– А чего стрельнул? Мог бы пропустить, – с досадой упрекнул Тимофей: так показалось вдруг, что его обидели. Ехали на охоту вместе, лицензия одна – общая, а тут Коля База все вершит по своей прихоти.
– Да так оно, по смыслу-то, – легко согласился спутник, но по широкой улыбке, не сходившей с лица, не чувствовалось, чтобы он особо переживал вину. – Азарт ведь, согласись? Я следом бегу: раза два Сотня останавливала лося, но я уже у реки догнал. Вижу, собака на том берегу, лось посередке реки на перекате. Я ружье хвать, а затвора нет, потерял затвор-от, ах ты, раззява, старо ружьишко-то.

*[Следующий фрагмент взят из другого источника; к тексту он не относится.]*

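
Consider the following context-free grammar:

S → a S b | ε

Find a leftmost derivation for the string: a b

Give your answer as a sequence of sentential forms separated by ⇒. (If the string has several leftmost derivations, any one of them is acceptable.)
Start with S.
Step 1: the leftmost non-terminal is S; apply S → a S b:  a S b
Step 2: the leftmost non-terminal is S; apply S → ε:  a b

Final answer: S ⇒ a S b ⇒ a b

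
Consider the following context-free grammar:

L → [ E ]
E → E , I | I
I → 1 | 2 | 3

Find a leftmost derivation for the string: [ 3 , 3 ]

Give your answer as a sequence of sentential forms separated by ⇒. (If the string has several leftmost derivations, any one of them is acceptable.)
Start with L.
Step 1: the leftmost non-terminal is L; apply L → [ E ]:  [ E ]
Step 2: the leftmost non-terminal is E; apply E → E , I:  [ E , I ]
Step 3: the leftmost non-terminal is E; apply E → I:  [ I , I ]
Step 4: the leftmost non-terminal is I; apply I → 3:  [ 3 , I ]
Step 5: the leftmost non-terminal is I; apply I → 3:  [ 3 , 3 ]

Final answer: L ⇒ [ E ] ⇒ [ E , I ] ⇒ [ I , I ] ⇒ [ 3 , I ] ⇒ [ 3 , 3 ]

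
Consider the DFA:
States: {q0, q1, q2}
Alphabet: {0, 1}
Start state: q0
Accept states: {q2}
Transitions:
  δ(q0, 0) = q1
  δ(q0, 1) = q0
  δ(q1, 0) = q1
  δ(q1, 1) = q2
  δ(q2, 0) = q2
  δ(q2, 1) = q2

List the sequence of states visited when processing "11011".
Starting at q0
Read '1': q0 -> q0
Read '1': q0 -> q0
Read '0': q0 -> q1
Read '1': q1 -> q2
Read '1': q2 -> q2

Final answer: q0 -> q0 -> q0 -> q1 -> q2 -> q2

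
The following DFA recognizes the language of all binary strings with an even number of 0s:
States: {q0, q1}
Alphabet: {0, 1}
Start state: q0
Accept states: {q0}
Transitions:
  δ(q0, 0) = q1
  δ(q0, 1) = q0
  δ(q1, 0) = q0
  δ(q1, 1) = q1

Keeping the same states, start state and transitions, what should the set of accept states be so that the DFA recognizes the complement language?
The DFA is complete (every state has a transition on every symbol), so the complement
is recognized by the same DFA with accepting and non-accepting states swapped.
Original accept states: {q0}
Complement accept states = All states - Original accept states
= {q0, q1} - {q0}
= {q1}
Complement language: strings with an ODD number of 0s

Final answer: {q1}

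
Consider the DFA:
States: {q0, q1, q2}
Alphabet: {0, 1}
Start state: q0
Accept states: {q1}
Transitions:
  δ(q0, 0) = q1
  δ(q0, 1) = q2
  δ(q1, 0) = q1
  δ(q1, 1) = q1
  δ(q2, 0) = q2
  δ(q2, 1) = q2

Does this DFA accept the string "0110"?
Processing string "0110":
  q0 --0--> q1
  q1 --1--> q1
  q1 --1--> q1
  q1 --0--> q1
Final state: q1
Accept states: {q1}
q1 is an accept state, so the string is accepted.

Final answer: Yes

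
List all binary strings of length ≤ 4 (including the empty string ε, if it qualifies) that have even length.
Checking every binary string of length 0 to 4:
  Length 0: accepted: ε | rejected: (none)
  Length 1: accepted: (none) | rejected: 0, 1
  Length 2: accepted: 00, 01, 10, 11 | rejected: (none)
  Length 3: accepted: (none) | rejected: 000, 001, 010, 011, 100, 101, 110, 111
  Length 4: accepted: 0000, 0001, 0010, 0011, 0100, 0101, 0110, 0111, 1000, 1001, 1010, 1011, 1100, 1101, 1110, 1111 | rejected: (none)
Total: 21 string(s).

Final answer: ε, 00, 01, 10, 11, 0000, 0001, 0010, 0011, 0100, 0101, 0110, 0111, 1000, 1001, 1010, 1011, 1100, 1101, 1110, 1111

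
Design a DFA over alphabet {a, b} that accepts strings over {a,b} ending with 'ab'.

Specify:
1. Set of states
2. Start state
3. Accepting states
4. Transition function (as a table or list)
One valid DFA (any DFA recognizing the same language is acceptable):
States: {q0, q1, q2}
Start: q0
Accepting: {q2}
Transitions (accepting states marked with *):
State | a | b | Accepting
-------------------------
q0    | q1 | q0 |  
q1    | q1 | q2 |  
q2    | q1 | q0 | *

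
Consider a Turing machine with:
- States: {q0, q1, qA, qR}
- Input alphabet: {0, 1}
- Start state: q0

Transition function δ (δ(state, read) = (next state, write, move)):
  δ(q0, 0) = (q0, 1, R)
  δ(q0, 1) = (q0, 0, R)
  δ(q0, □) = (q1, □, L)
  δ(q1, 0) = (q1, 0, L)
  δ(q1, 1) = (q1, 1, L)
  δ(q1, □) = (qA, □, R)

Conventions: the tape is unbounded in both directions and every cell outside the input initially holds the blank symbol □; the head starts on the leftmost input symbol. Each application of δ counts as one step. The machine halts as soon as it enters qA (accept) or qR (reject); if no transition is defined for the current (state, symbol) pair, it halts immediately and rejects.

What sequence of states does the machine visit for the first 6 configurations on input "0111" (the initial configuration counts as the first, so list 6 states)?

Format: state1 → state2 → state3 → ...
Step 0: [q0]0111 (head at position 0)
Step 1: δ(q0, 0) = (q0, 1, R)  ⊢  1[q0]111 (head at position 1)
Step 2: δ(q0, 1) = (q0, 0, R)  ⊢  10[q0]11 (head at position 2)
Step 3: δ(q0, 1) = (q0, 0, R)  ⊢  100[q0]1 (head at position 3)
Step 4: δ(q0, 1) = (q0, 0, R)  ⊢  1000[q0]□ (head at position 4)
Step 5: δ(q0, □) = (q1, □, L)  ⊢  100[q1]0□ (head at position 3)
Reading off the states of these 6 configurations: q0 → q0 → q0 → q0 → q0 → q1

Final answer: q0 → q0 → q0 → q0 → q0 → q1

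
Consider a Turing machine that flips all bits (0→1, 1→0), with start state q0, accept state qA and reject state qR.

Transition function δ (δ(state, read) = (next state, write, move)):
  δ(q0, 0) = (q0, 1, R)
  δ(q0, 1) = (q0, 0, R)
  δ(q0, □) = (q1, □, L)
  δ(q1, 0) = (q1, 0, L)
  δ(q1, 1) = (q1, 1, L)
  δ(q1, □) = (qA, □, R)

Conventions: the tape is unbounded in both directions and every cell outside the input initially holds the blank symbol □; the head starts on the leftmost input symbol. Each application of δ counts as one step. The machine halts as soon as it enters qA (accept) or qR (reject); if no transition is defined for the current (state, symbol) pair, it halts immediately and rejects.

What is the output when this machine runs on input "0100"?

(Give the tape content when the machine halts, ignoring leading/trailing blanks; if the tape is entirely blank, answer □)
Step 0: [q0]0100 (head at position 0)
Step 1: δ(q0, 0) = (q0, 1, R)  ⊢  1[q0]100 (head at position 1)
Step 2: δ(q0, 1) = (q0, 0, R)  ⊢  10[q0]00 (head at position 2)
Step 3: δ(q0, 0) = (q0, 1, R)  ⊢  101[q0]0 (head at position 3)
Step 4: δ(q0, 0) = (q0, 1, R)  ⊢  1011[q0]□ (head at position 4)
Step 5: δ(q0, □) = (q1, □, L)  ⊢  101[q1]1□ (head at position 3)
Step 6: δ(q1, 1) = (q1, 1, L)  ⊢  10[q1]11□ (head at position 2)
Step 7: δ(q1, 1) = (q1, 1, L)  ⊢  1[q1]011□ (head at position 1)
Step 8: δ(q1, 0) = (q1, 0, L)  ⊢  [q1]1011□ (head at position 0)
Step 9: δ(q1, 1) = (q1, 1, L)  ⊢  [q1]□1011□ (head at position -1)
Step 10: δ(q1, □) = (qA, □, R)  ⊢  □[qA]1011□ (head at position 0)
The machine is in qA, so it halts and accepts.
Tape content when halted (ignoring surrounding blanks): 1011

Final answer: Output: 1011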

Как перезаряжал, так и обронил. Побежал обратно, помню, что совсем рядом. Листа палого накидало, роюсь – найти не могу, и время уходит. Мне бы в избу сразу за ружьем, так азарт ведь. Снова бегу обратно – нету ни лося, ни собаки. После слышу: далеко-далеко лает. А уж ночь настигла. Костерок развел, кемарнул чуть, собаке-то не понять, что мне тяжело. Но мы свое возьмем, верно?
– Нахал ты, Коля. Большой нахал.
– Да ты чего, чего ты?
– Проехали. Обозлюсь и оштрафую, – лениво устрашил Тимофей.

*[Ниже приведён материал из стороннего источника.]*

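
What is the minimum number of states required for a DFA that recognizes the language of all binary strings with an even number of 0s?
Language: binary strings with an even number of 0s
Lower bound (Myhill–Nerode): the prefixes ε, 0 are pairwise distinguishable:
  ε vs 0: suffix ε distinguishes them (ε has zero 0s (accepted), 0 has one 0 (rejected))
So any DFA needs at least 2 states.
Upper bound: a DFA with 2 states exists (one state per class above).
Minimum states: 2

Final answer: 2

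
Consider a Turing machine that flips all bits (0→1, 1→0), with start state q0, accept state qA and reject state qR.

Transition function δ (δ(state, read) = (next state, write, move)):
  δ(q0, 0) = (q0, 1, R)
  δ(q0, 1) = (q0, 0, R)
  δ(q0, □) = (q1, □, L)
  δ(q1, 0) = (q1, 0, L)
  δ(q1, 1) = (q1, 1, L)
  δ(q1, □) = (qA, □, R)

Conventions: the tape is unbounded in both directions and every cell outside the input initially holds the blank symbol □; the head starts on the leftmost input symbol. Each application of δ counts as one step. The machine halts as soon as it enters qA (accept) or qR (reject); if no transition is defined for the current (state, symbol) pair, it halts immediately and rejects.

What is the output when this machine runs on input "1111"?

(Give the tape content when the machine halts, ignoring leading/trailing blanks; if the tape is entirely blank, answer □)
Step 0: [q0]1111 (head at position 0)
Step 1: δ(q0, 1) = (q0, 0, R)  ⊢  0[q0]111 (head at position 1)
Step 2: δ(q0, 1) = (q0, 0, R)  ⊢  00[q0]11 (head at position 2)
Step 3: δ(q0, 1) = (q0, 0, R)  ⊢  000[q0]1 (head at position 3)
Step 4: δ(q0, 1) = (q0, 0, R)  ⊢  0000[q0]□ (head at position 4)
Step 5: δ(q0, □) = (q1, □, L)  ⊢  000[q1]0□ (head at position 3)
Step 6: δ(q1, 0) = (q1, 0, L)  ⊢  00[q1]00□ (head at position 2)
Step 7: δ(q1, 0) = (q1, 0, L)  ⊢  0[q1]000□ (head at position 1)
Step 8: δ(q1, 0) = (q1, 0, L)  ⊢  [q1]0000□ (head at position 0)
Step 9: δ(q1, 0) = (q1, 0, L)  ⊢  [q1]□0000□ (head at position -1)
Step 10: δ(q1, □) = (qA, □, R)  ⊢  □[qA]0000□ (head at position 0)
The machine is in qA, so it halts and accepts.
Tape content when halted (ignoring surrounding blanks): 0000

Final answer: Output: 0000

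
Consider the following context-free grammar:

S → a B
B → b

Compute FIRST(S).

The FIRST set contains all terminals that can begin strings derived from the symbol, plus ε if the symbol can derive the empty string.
S has the single production S → a B, whose right-hand side begins with the terminal a. So FIRST(S) = {a}.

Final answer: {a}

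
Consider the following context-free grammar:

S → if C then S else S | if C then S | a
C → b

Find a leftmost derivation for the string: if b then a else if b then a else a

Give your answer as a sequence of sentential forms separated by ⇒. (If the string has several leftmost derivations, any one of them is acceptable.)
Start with S.
Step 1: the leftmost non-terminal is S; apply S → if C then S else S:  if C then S else S
Step 2: the leftmost non-terminal is C; apply C → b:  if b then S else S
Step 3: the leftmost non-terminal is S; apply S → a:  if b then a else S
Step 4: the leftmost non-terminal is S; apply S → if C then S else S:  if b then a else if C then S else S
Step 5: the leftmost non-terminal is C; apply C → b:  if b then a else if b then S else S
Step 6: the leftmost non-terminal is S; apply S → a:  if b then a else if b then a else S
Step 7: the leftmost non-terminal is S; apply S → a:  if b then a else if b then a else a

Final answer: S ⇒ if C then S else S ⇒ if b then S else S ⇒ if b then a else S ⇒ if b then a else if C then S else S ⇒ if b then a else if b then S else S ⇒ if b then a else if b then a else S ⇒ if b then a else if b then a else a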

Состояние было плавучее, близкое к счастливой памороке, что наступает перед желанным провальным сном, и потому не хотелось ссориться, возбуждаться. Коля База приподнялся на локте, всмотрелся в худое, вымороченное лицо спутника и почувствовал жалость к нему и вину. Он легко проникался жалостью и так же легко вспыхивал, забывался, готовый обидеть.

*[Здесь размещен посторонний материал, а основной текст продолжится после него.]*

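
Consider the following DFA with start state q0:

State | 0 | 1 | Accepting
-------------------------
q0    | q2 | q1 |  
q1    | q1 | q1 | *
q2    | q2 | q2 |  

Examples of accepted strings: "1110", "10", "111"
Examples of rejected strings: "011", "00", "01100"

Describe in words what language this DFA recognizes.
non-empty binary strings starting with 1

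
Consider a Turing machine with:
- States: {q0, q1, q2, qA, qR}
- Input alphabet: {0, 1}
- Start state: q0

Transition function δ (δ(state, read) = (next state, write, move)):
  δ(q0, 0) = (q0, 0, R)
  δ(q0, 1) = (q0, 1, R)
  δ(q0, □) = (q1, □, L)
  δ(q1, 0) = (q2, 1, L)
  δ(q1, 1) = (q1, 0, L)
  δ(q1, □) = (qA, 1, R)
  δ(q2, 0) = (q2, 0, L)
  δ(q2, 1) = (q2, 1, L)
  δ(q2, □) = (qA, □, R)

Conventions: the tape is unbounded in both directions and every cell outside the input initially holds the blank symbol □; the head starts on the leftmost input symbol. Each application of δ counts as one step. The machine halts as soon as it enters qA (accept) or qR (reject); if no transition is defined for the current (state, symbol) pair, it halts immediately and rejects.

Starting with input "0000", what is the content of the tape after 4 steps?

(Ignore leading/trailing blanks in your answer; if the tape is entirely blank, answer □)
Step 0: [q0]0000 (head at position 0)
Step 1: δ(q0, 0) = (q0, 0, R)  ⊢  0[q0]000 (head at position 1)
Step 2: δ(q0, 0) = (q0, 0, R)  ⊢  00[q0]00 (head at position 2)
Step 3: δ(q0, 0) = (q0, 0, R)  ⊢  000[q0]0 (head at position 3)
Step 4: δ(q0, 0) = (q0, 0, R)  ⊢  0000[q0]□ (head at position 4)
Tape after 4 steps (ignoring surrounding blanks): 0000

Final answer: Tape: 0000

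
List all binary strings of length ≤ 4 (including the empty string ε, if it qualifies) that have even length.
Checking every binary string of length 0 to 4:
  Length 0: accepted: ε | rejected: (none)
  Length 1: accepted: (none) | rejected: 0, 1
  Length 2: accepted: 00, 01, 10, 11 | rejected: (none)
  Length 3: accepted: (none) | rejected: 000, 001, 010, 011, 100, 101, 110, 111
  Length 4: accepted: 0000, 0001, 0010, 0011, 0100, 0101, 0110, 0111, 1000, 1001, 1010, 1011, 1100, 1101, 1110, 1111 | rejected: (none)
Total: 21 string(s).

Final answer: ε, 00, 01, 10, 11, 0000, 0001, 0010, 0011, 0100, 0101, 0110, 0111, 1000, 1001, 1010, 1011, 1100, 1101, 1110, 1111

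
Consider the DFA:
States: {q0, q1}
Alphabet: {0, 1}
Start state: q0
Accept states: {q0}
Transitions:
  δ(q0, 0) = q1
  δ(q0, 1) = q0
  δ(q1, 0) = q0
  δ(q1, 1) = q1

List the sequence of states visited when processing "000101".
Starting at q0
Read '0': q0 -> q1
Read '0': q1 -> q0
Read '0': q0 -> q1
Read '1': q1 -> q1
Read '0': q1 -> q0
Read '1': q0 -> q0

Final answer: q0 -> q1 -> q0 -> q1 -> q1 -> q0 -> q0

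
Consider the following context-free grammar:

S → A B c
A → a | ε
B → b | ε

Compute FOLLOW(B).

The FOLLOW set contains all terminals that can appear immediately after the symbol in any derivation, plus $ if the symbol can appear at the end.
B occurs in S → A B c, immediately followed by the terminal c. So FOLLOW(B) = {c}.

Final answer: {c}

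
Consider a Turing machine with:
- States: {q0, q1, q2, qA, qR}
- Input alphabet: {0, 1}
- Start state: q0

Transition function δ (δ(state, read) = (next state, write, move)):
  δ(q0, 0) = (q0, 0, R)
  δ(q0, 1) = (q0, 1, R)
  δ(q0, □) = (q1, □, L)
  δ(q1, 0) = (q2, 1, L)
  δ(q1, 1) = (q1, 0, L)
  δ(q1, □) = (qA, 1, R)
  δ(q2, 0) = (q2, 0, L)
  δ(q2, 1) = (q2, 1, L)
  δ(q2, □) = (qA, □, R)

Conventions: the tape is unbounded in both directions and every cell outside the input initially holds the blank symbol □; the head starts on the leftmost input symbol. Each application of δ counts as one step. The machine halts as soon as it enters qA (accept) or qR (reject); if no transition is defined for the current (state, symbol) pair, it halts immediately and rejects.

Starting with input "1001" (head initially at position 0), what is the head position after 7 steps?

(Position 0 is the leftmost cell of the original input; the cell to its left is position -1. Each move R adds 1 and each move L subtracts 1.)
Step 0: [q0]1001 (head at position 0)
Step 1: δ(q0, 1) = (q0, 1, R)  ⊢  1[q0]001 (head at position 1)
Step 2: δ(q0, 0) = (q0, 0, R)  ⊢  10[q0]01 (head at position 2)
Step 3: δ(q0, 0) = (q0, 0, R)  ⊢  100[q0]1 (head at position 3)
Step 4: δ(q0, 1) = (q0, 1, R)  ⊢  1001[q0]□ (head at position 4)
Step 5: δ(q0, □) = (q1, □, L)  ⊢  100[q1]1□ (head at position 3)
Step 6: δ(q1, 1) = (q1, 0, L)  ⊢  10[q1]00□ (head at position 2)
Step 7: δ(q1, 0) = (q2, 1, L)  ⊢  1[q2]010□ (head at position 1)
Head position after 7 steps: 1

Final answer: Position 1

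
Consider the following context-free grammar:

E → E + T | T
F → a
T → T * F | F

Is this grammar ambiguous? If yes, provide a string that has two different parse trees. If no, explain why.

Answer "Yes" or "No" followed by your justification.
This is the standard stratified expression grammar: '+' is introduced only by the left-recursive rule E → E + T and '*' only by the left-recursive rule T → T * F, with F → a. For any string, the last '+' must be the one produced at the root E (everything after it is a T containing no '+'), and likewise within each T the last '*' is produced at its root. This fixes the parse tree uniquely (left-associative, '*' binding tighter than '+'), so every string has exactly one parse tree.

Final answer: No - the grammar is unambiguous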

– Да брось ты, чего… У нас своя система, Тимофей Ильич, – заканючил он. – От нас наше не отпадет. Шалашик поставим, на зорьке возьмем зверину, освежуем. Шашлычок сразу замастырим, я мастер на этот счет. Я большой советский мастер по свежатинке, не веришь?.. Утром рогача видел, в самых соках мужик. Бабу звал, накалился, бродяга. Лопасти до спины у сохатого, ядра пушечные о коленки бьют, из ноздрей дым и пламя. Такая природа, закачаешься. Потешу я тебя, железно потешу. Только ты не скисай.
Тимофей лежал под зародом, закрывши глаза, и кожей лица словно бы проникал в слюдяную пленку неба, в самые его глубины, обуреваемые страстями. Там творилось подобное его душе, а может, оттуда и притекало.
…Но потешиться так и не пришлось: человек предполагает, а Бог располагает. Вдруг к самому чаю на стане появился Гриша Таранин, весь синий лицом, замоховевший. Откуда он сплыл в преклонных-то годах, когда самое время доживать на печи; из каких таежных гнилых торчков, из болотистых рад выполз, как лешачина, и ликом-то похожий на черта; обличье с кулак, от ветра залубенело, собралось, как худая рукавица, но под бровями две светлые любопытные лужицы. По реке спускался, но, видно, без мотора, экономил горючку иль спасался от кого, потому так неслышно пристал к берегу и, как ведун, вырос на пороге. Тут чаем захлебнуться впору.
– К самому чаю угодил, – сказал Гриша, с живейшим интересом озирая жилье. Тут же прислонился к буржуйке, сладко зажмурился, почти заурчал, его деревянные ладони, наверное, терпели любой жар. – Еду… спину заломило – невтерпеж. Дай, думаю, перекантуюсь ночку, вспоможенье себе сделаю. Главное, чтобы не через пупок, не в тягость. Правильно соображаю?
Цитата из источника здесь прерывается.